Queen’s lacks the social advocacy, progress, and morality it prides itself on

I never expected to be involved in social justice and advocacy.

I’m a first-generation Canadian born in a major city. I was raised in a relatively conservative immigrant family who came to Canada after escaping a war that tore my homeland wide-open along its ethnic and religious fissures.

Disturbing the establishment was never in my high school plans. I was a brown kid who spoke Arabic in public, making grown folks look at my family with terribly concealed suspicion.

In my world, advocacy meant a future of social ostracism. I was taught that silence was compliance, not complicity. Being quiet was framed as being considerate or respectful.

I was told that no well-raised person should be getting involved in others’ business.

I applied to Queen’s in 2016 without considering my racial identity.

I never considered that I was walking into a predominantly white school. More importantly, I never realized how much silence was ingrained in me until I saw others like myself on-campus fighting to have their identities recognized and protected—brown, Black, Indigenous, and Asian activists, LGBTQ2S+ advocates, and Jewish and Muslim revolutionaries.

I learned that in this world, we have to uplift each other to be recognized as equal students.

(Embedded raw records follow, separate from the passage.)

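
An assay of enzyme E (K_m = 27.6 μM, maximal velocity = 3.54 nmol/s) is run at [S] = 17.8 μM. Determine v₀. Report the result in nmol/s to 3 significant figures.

[S]/(Km+[S]) = 17.8/45.40 = 0.3921, the fractional saturation.
v = 0.3921 × Vmax = 0.3921 × 3.54 = 1.39 nmol/s.

1.39 nmol/s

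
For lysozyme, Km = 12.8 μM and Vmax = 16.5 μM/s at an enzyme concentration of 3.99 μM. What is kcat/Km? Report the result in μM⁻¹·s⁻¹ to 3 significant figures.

kcat = Vmax/[E]total = 16.5/3.99 = 4.14 s⁻¹.
kcat/Km = 4.14/12.8 = 0.323 μM⁻¹·s⁻¹.

0.323 μM⁻¹·s⁻¹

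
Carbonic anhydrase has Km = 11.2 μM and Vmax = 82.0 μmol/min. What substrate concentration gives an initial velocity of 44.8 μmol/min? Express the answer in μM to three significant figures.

13.5 μM

Rearranging v = Vmax[S]/(Km+[S]) gives [S] = Km·v/(Vmax − v).
[S] = 11.2 × 44.8 / (82.0 − 44.8) = 501.8/37.20 = 13.5 μM.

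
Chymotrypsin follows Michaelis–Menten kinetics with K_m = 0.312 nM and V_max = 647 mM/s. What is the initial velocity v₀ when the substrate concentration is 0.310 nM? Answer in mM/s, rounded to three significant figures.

322 mM/s

[S]/(Km+[S]) = 0.310/0.6220 = 0.4984, the fractional saturation.
v = 0.4984 × Vmax = 0.4984 × 647 = 322 mM/s.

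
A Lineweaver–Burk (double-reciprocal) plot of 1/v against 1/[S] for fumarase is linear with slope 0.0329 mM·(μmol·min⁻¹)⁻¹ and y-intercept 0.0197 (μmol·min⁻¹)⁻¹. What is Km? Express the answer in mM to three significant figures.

1.67 mM

y-intercept = 1/Vmax ⇒ Vmax = 50.8 μmol·min⁻¹; slope = Km/Vmax ⇒ Km = slope × Vmax.
Km = 0.0329 × 50.8 = 1.67 mM.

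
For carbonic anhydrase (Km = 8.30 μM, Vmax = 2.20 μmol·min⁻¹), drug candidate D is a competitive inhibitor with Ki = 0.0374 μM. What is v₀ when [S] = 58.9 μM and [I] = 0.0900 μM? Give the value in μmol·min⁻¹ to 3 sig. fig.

α = 1 + [I]/Ki = 1 + 0.0900/0.0374 = 3.406.
For a competitive inhibitor, Vmax is unchanged and the apparent Km becomes α·Km: Km,app = 28.3 μM, Vmax,app = 2.20 μmol·min⁻¹.
v = Vmax,app·[S]/(Km,app + [S]) = 2.20 × 58.9/(28.3 + 58.9) = 1.49 μmol·min⁻¹.

1.49 μmol·min⁻¹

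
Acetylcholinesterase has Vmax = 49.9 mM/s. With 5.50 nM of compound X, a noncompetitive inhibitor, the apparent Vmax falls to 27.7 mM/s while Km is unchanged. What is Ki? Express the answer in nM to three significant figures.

Noncompetitive: Vmax,app = Vmax/α with α = 1 + [I]/Ki.
α = Vmax/Vmax,app = 49.9/27.7 = 1.801.
Ki = [I]/(α − 1) = 5.50/0.8014 = 6.86 nM.

6.86 nM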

After seeing my racialized peers in action, much of what I studied and participated in went towards learning how to make things easier for racialized and cultural minorities—to understand why we had to fight and how we could win some recognition.

We all hold shared beliefs and use them to motivate us in our advocacy. Unfortunately, it’s tough to stay true to those beliefs when an entire community is ready to silence your voice.

In the past two years, I’ve seen Queen’s students come together to achieve amazing feats. We’ve made a tangible push towards divestment from fossil fuels thanks to the efforts of groups like Queen’s Backing Action on Climate Change (QBACC), and last summer marked a momentous push for the affirmation of Black rights and recognition of the discrimination faced by Black students at Queen’s.

Unfortunately, such movements only seem to thrive in specific circumstances. Alongside incredible student advocacy, there are blatant reminders of the underlying racism in our community. 

On Apr. 5, 2019, students walking through Summerhill to BioSci saw anti-Semitic and racist graffiti sprayed across the sidewalk.

On Oct. 10 of the same year, a disgusting poem was posted on the door of a fourth-floor Chown Hall residence room, an Indigenous and Allies community area, threatening racist and homophobic violence in prose.

Indigenous flags have been repeatedly torn down from the Four Directions Indigenous Student Centre, one of the few spaces designated as safe for Indigenous folks at Queen’s.

Various Instagram accounts, including the widely-publicized ‘Stolen by Smith,’ have highlighted the undeniable racism and microaggressions within the Commerce community.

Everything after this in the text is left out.